Türk mutfağının dünyadaki yükü ve İzmir’in rolü, müze kurgusunda büyük değer taşıyor. “Mezopotamya’dan Balkanlara uzanan geniş coğrafya, asırlarca mutfak kültürlerinin iç içe fevkalâde zenginlik oluşturduğu bir medeniyet havzası. Bu kadar çok yemek tanımının listelenebileceği öteki coğrafya bulamazsınız. İzmir de özgün tarifler meydana getirmiş” diyen Yentürk, döner kebabın İzmir’den yayıldığını hatırlattı: “İzmir, dünyaya tarifler armağan etti. En meşhuru döner kebabı. Bu bir çarşı buluşudur, Kemeraltı’nda şekillenmiştir. Cağ kebabının türevidir. Yatay şişte pişirilirken yağı kömüre damlar ve çok duman çıkarır, bacalı ocağa gereksinim duyar.

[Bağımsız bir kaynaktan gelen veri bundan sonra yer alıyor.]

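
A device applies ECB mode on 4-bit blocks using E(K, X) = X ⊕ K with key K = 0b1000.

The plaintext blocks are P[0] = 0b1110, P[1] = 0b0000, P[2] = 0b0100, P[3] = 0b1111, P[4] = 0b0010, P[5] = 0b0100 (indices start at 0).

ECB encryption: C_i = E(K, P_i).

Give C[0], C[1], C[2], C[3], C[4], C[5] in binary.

C[0]: E(K, 0b1110) = 0b0110.
C[1]: E(K, 0b0000) = 0b1000.
C[2]: E(K, 0b0100) = 0b1100.
C[3]: E(K, 0b1111) = 0b0111.
C[4]: E(K, 0b0010) = 0b1010.
C[5]: E(K, 0b0100) = 0b1100.

C[0] = 0b0110, C[1] = 0b1000, C[2] = 0b1100, C[3] = 0b0111, C[4] = 0b1010, C[5] = 0b1100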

Az duman çıkarmanın tek yolu, şişi dik hale getirmektir. En erken tarihli tanıklıklar bu kebabın adresi olarak Kemeraltı Çarşısı’nı işaret ediyor. 19. yüzyılda tek bir ismi var; İzmir kebabı. Almanya’nın bile üzerinde hak tez ettiği bu yemeği artık sahiplenmeliyiz. Müzede en güçlü formda sergilenecek.”

İEF’de “teaser sergi”
94. İEF devrinde Göl Gazinosu’nun fuayesinde düzenlenecek bir ön stantla müzenin içeriğinden seçmelerin yer alacağını söyleyen Yentürk, “Teaser stant ismini verdik, tadımlık bir meraklandırma sergisi” dedi.

Bilim Kurulu kimlerden oluşuyor?
Müze fikrinde yola birlikte çıktıkları, lakin yakın vakitte kaybettiğimiz Serdar Çelenk, Burçin Kipman ve Prof. Dr. Eren Akçiçek’i hürmetle anan Yentürk, “Keşke hayatta olsalardı, hayalimizi gerçekleştirdiğimizi görebilselerdi” dedi. Bilim kurulu; Priscilla Mary Işın, Prof. Dr. Arif Bilgin, Gökçen Adar, Gonca Tokuz, Nihal Kadıoğlu Çelik, Aycan Hasırcılar, Prof. Dr. Seda Genç, Ahmet Örs, Osman Serim, Ayfer Yavi ve Nejat Yentürk’ten oluşuyor.